About Steve Santarsiero
Steve Santarsiero considers public service a calling. After witnessing the September 11th attacks from the window of his law office in Newark, New Jersey, he decided to seek a new career in teaching as a way to serve the community. After a couple years of night classes at Holy Family University, Steve received his state certification and was hired as a social studies teacher at Bensalem High School. At BHS he worked hard to give the next generation a strong foundation in history and civics to help them succeed and participate fully as citizens of our country.
At about that same time, Steve became a leader in a grassroots movement to stop a big box shopping mall in Lower Makefield. That experience led him to run for township supervisor. He was elected in 2003. As a supervisor he worked with both Republicans and Democrats alike. He led efforts to make government more open and transparent, to solve traffic problems, and to preserve open space and the environment.
In 2008, Steve ran for the State House in the Yardley-Newtown area of Bucks County. He won the race, becoming the first Democrat to hold the seat. In Harrisburg he was a reformer, writing the bill that would ultimately get adopted as new House rules on keeping politics and government service separate; refusing perks like per diems and a state car; and not collecting his pay during prolonged budget impasses in 2009 and 2015-16. Steve was also a leader on education, infrastructure investment, environmental protection, women’s health issues and gun violence prevention.
Back home in Bucks County, Steve led the effort to get PECO to improve the resiliency of its electric grid, vastly reducing the number of power outages in the area. He also worked to bring jobs into his district and successfully lobbied the New Jersey Legislature to grandfather current employees when it passed a new law requiring all public sector workers in the Garden State to live in New Jersey, thereby saving the jobs of thousands of Bucks residents who worked across the Delaware.
Steve left the House at the end of his fourth term in late 2016.
In 2017, Attorney General Josh Shapiro appointed Steve the first Chief Deputy Attorney General for Environmental Protection in Pennsylvania. In that role, Steve oversaw the prosecution of environmental crimes and led Pennsylvania’s efforts to fight the Trump Administration over proposed rollbacks of important environmental protections.
Steve left the Attorney General’s office in January 2018 to run for the PA Senate here in the 10th District. He is currently a partner in a private law practice in Bucks County.
Steve and his wife Ronni have lived in the same house in Lower Makefield for over 22 years. They have three children, Nancy (20), Billy (18) and Johnny (14).
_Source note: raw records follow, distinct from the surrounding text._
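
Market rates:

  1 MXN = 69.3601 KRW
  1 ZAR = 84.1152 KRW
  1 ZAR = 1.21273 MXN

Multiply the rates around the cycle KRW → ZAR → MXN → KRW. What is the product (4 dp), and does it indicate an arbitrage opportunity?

Around KRW → ZAR → MXN → KRW: 1 ÷ 84.1152 × 1.21273 × 69.3601 = 0.999999
Product ≈ 1 (deviation 0.000%, within rounding noise).

1.0000 (no arbitrage)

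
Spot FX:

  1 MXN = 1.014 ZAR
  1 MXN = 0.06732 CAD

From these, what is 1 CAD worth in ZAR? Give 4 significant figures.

1 CAD ÷ 0.06732 = 14.8544 MXN
14.8544 MXN × 1.014 = 15.0624 ZAR

CAD/ZAR = 15.06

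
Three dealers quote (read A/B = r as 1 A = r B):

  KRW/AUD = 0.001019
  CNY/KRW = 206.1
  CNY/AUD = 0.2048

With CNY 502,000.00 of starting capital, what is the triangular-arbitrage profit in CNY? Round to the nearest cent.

Profitable loop is CNY → KRW → AUD → CNY:
CNY 502,000.00 × 206.1 = KRW 103,462,200
KRW 103,462,200 × 0.001019 = AUD 105,427.98
AUD 105,427.98 ÷ 0.2048 = CNY 514,785.07
Profit = CNY 514,785.07 − CNY 502,000.00

Profit: CNY 12,785.07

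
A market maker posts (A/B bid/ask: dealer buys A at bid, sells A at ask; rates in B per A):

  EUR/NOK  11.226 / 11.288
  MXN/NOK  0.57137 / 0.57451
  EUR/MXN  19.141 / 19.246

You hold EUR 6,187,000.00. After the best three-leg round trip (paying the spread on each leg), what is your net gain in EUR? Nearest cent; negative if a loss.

Net profit: EUR 94,553.75

Best loop EUR → NOK → MXN → EUR:
EUR 6,187,000.00 × 11.226 (sell EUR at bid) = NOK 69,455,262.00
NOK 69,455,262.00 ÷ 0.57451 (buy MXN at ask) = MXN 120,894,783.38
MXN 120,894,783.38 ÷ 19.246 (buy EUR at ask) = EUR 6,281,553.75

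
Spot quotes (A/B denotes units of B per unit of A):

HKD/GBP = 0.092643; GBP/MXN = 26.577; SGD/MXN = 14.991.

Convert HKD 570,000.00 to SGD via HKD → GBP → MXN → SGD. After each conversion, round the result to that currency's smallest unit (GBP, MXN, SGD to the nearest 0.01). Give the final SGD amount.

SGD 93,618.75

HKD 570,000.00 × 0.092643 = GBP 52,806.51
GBP 52,806.51 × 26.577 = MXN 1,403,438.62
MXN 1,403,438.62 ÷ 14.991 = SGD 93,618.75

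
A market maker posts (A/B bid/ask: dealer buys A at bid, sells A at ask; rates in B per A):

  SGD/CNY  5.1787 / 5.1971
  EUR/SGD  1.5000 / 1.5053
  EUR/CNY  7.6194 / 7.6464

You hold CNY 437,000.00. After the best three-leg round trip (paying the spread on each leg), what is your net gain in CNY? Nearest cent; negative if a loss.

Net profit: CNY 6,952.43

Best loop CNY → EUR → SGD → CNY:
CNY 437,000.00 ÷ 7.6464 (buy EUR at ask) = EUR 57,151.08
EUR 57,151.08 × 1.5000 (sell EUR at bid) = SGD 85,726.62
SGD 85,726.62 × 5.1787 (sell SGD at bid) = CNY 443,952.43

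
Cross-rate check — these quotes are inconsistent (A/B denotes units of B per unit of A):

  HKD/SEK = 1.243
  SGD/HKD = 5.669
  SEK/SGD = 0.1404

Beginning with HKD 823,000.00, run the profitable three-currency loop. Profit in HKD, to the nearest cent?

Profitable loop is HKD → SGD → SEK → HKD:
HKD 823,000.00 ÷ 5.669 = SGD 145,175.52
SGD 145,175.52 ÷ 0.1404 = SEK 1,034,013.65
SEK 1,034,013.65 ÷ 1.243 = HKD 831,869.39
Profit = HKD 831,869.39 − HKD 823,000.00

Profit: HKD 8,869.39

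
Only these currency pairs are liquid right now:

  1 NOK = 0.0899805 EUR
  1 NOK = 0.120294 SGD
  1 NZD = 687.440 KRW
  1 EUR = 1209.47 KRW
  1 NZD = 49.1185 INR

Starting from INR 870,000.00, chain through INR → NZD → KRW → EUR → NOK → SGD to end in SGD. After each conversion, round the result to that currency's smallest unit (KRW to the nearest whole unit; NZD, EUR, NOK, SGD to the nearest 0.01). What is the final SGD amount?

INR 870,000.00 ÷ 49.1185 = NZD 17,712.27
NZD 17,712.27 × 687.440 = KRW 12,176,123
KRW 12,176,123 ÷ 1209.47 = EUR 10,067.32
EUR 10,067.32 ÷ 0.0899805 = NOK 111,883.35
NOK 111,883.35 × 0.120294 = SGD 13,458.90

SGD 13,458.90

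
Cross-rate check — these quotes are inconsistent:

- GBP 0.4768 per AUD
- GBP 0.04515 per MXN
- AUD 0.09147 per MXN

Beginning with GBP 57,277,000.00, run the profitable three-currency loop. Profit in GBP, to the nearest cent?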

The newest member of their family is Theo, a Golden Retriever puppy, who plans to be active on the campaign trail this year.
Steve coached youth baseball for 10 years in the Pennsbury Athletic Association. He is the chair of One Bucks, a grassroots group of clergy and lay people dedicated to speaking out against acts of hate. Steve is a member of the Board of the Pennsbury Scholarship Foundation and he and Ronni are active in their synagogue, Congregation Kol Emet in Lower Makefield.
Steve is a graduate of Tufts University where he received his B.A. He received his J.D. from the University of Pennsylvania Law School and his M.Ed. from Holy Family University.